Can you raise the masses? Can you give them back their lost individuality without making them lose their innate spiritual nature?
CW: Vol. 5, Epistles – 1st Series, VII
Reflection
The power of a nation lies in its vast majority. These millions, often unheard, often oppressed, often treated as mere votes and cannon-fodder, represent the hidden, extraordinary strength of a nation.
How are these millions to be raised? This is the question Swami Vivekananda answers in this statement.
- One approach is through food or economic security.
- A second approach is through political and social freedom.
- A third approach is through access to work, access to medical and other social resources, access to the larger society in which they live.
- A fourth approach is through peace and stability – and the absence of war, strife, and constant threat to one’s life and property.
Philosophers, political and social leaders, intellectuals, have argued for ages on which comes first – food? freedom? access to resources? stability? Or some other basis for raising the masses?
Swami Vivekananda transcends all these approaches – though time and again he emphasizes the importance and value of each of these approaches – and focuses on ‘the lost individuality’ of the masses as the one thing necessary to raise them up again.
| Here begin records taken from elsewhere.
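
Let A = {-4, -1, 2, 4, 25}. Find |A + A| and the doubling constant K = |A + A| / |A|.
K = |A + A| / |A| = 14/5

Enumerate A + A = {a + b : a, b ∈ A}. With |A| = 5, there are |A|^2 = 25 ordered sum pairs; collecting distinct values, A + A = {-8, -5, -2, 0, 1, 3, 4, 6, 8, 21, 24, 27, 29, 50}, so |A + A| = 14. Thus K = 14/5. For comparison, the minimum possible |A + A| over all 5-element sets is 2·5 − 1 = 9 (so min K = 9/5), attained only by arithmetic progressions.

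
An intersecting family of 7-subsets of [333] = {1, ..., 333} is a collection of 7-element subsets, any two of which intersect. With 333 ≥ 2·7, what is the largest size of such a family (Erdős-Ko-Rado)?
max |F| = C(332, 6) = 1777317492412

The Erdős-Ko-Rado theorem states: for n ≥ 2k, an intersecting family of k-subsets of an n-element set has size at most C(n − 1, k − 1), with equality for 'star' families {A ⊆ [n] : |A| = k, i ∈ A} (fix an element i). For n = 333, k = 7: C(332, 6) = 1777317492412.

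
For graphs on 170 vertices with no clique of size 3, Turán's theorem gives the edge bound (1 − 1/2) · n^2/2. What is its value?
Turán density bound = (1/2) · 170^2/2 = 7225

Turán's theorem: ex(n, K_{r+1}) is achieved by the complete r-partite Turán graph T(n, r) with parts as balanced as possible, and is at most (1 − 1/r) · n^2/2. For r = 2, n = 170: the density bound is (1/2) · 28900/2 = 7225. Since 2 ∣ 170, the Turán graph T(170, 2) has parts of equal size 85, and its edge count e(T(170, 2)) = 7225 attains the density bound exactly.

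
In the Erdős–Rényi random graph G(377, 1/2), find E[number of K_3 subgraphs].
E[# K_3] = C(377, 3) · (1/2)^C(3, 2) = 8859500 / 2^3 = 2214875/2 = 1107437.5

For each 3-subset S of vertices (there are C(377, 3) = 8859500 such S), let X_S = 1 if S induces a K_3 (all C(3, 2) = 3 edges present). Then P(X_S = 1) = (1/2)^3 = 1/8. By linearity of expectation, E[# K_3] = C(377, 3) · (1/2)^3 = 8859500 / 8 = 2214875/2 = 1107437.5.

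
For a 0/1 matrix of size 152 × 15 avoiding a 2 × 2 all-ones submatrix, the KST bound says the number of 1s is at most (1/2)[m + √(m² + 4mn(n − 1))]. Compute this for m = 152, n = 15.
z(152, 15; 2, 2) ≤ (1/2)[152 + √(152² + 4·152·15·14)] = (1/2)[152 + √150784] = 270.1546

Kővári–Sós–Turán: let r_1, ..., r_152 be the row sums and z = Σ r_i the total number of 1s. Each pair of columns can share at most one row with both entries 1 (else a 2×2 all-ones block appears), so Σ_i C(r_i, 2) ≤ C(15, 2) = 105. By convexity Σ_i C(r_i, 2) ≥ 152·C(z/152, 2) = z(z − 152)/(2·152), giving z² − 152z − 152·15·14 ≤ 0 and hence z ≤ (1/2)[152 + √(23104 + 4·31920)] = (1/2)[152 + √150784] ≈ (1/2)(152 + 388.3092) = 270.1546.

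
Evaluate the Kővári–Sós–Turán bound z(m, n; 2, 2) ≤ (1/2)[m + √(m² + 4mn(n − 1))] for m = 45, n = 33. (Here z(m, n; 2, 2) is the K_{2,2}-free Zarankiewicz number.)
z(45, 33; 2, 2) ≤ (1/2)[45 + √(45² + 4·45·33·32)] = (1/2)[45 + √192105] = 241.6489

Kővári–Sós–Turán: let r_1, ..., r_45 be the row sums and z = Σ r_i the total number of 1s. Each pair of columns can share at most one row with both entries 1 (else a 2×2 all-ones block appears), so Σ_i C(r_i, 2) ≤ C(33, 2) = 528. By convexity Σ_i C(r_i, 2) ≥ 45·C(z/45, 2) = z(z − 45)/(2·45), giving z² − 45z − 45·33·32 ≤ 0 and hence z ≤ (1/2)[45 + √(2025 + 4·47520)] = (1/2)[45 + √192105] ≈ (1/2)(45 + 438.2978) = 241.6489.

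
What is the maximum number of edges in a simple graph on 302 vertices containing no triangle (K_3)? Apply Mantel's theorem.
ex(302, K_3) = ⌊302^2/4⌋ = 22801

Mantel (1907): a triangle-free graph on n vertices has at most ⌊n^2/4⌋ edges, with equality for the complete bipartite graph K_{⌊n/2⌋, ⌈n/2⌉}. For n = 302: ⌊302^2/4⌋ = ⌊91204/4⌋ = 22801. The extremal graph is K_{151, 151}, which has 151·151 = 22801 edges.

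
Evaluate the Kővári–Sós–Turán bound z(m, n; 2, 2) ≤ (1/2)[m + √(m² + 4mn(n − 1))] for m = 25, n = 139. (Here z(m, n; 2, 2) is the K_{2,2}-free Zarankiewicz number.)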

What does ‘individuality’ mean?
In contemporary language, we would call it self-esteem, or self-respect, but what it really means is the Indian term ‘atmasraddha’ – faith in oneself.
To Swami Vivekananda, ‘atmasraddha’ is the lever through which the millions in India can be raised.
When an individual develops ‘faith in oneself’, he/ she views him/ herself as valid, significant, a single unit of ‘free choice’, an individual capable of creating one’s own destiny. This atmasraddha gives the individual power, energy, the will to work, the capacity to receive and enjoy freedom, the desire to escape any form of beggary or dependence.
Through atmasraddha, one becomes capable of using whatever resources are available and bettering one’s state of living.
Without atmasraddha
- a person who receives food will become a slave to the provider of food,
- the person will be incapable of receiving, retaining and valuing the freedom he/ she has received – political or otherwise,
- the person will not make the necessary effort to access and utilize the resources & infrastructure made available by society.
Without atmasraddha, the person will not benefit from help, and will instead become a burden on the help-giver.
Thus, atmasraddha is the foundation, the basis on which all forms of help will bear fruit.
Seen another way, even if we feed, clothe, house, and give knowledge and freedom to the masses – we will not benefit them on a sustainable basis.
On the other hand, when we give them ‘atmasraddha’, we give them the power to raise themselves with the help of the resources they receive in the form of aid and support.
In the long run, they become productive and effective units of society, capable of contributing to others who are in the same situation, which they have not escaped from.
Swami Vivekananda adds a further caveat to this. He says that this individuality must not be at the cost of their innate spiritual nature. This means that the ‘atmasraddha’ or ‘individuality’ that is given to the masses should be linked not to their possessions or capabilities, or even membership, but rather to a more fundamental vision of human beings as having infinite potential and intrinsic value.
When individuals respect themselves and others for who they are rather than the possessions and talents, then such respect for others and themselves is sustainable and will have deep roots.
Swami Vivekananda therefore offers us a vision for sustainable development based on ‘innate self-respect’ and ‘respect for others based on their intrinsic right to be respected and valued’ rather than on any external criteria.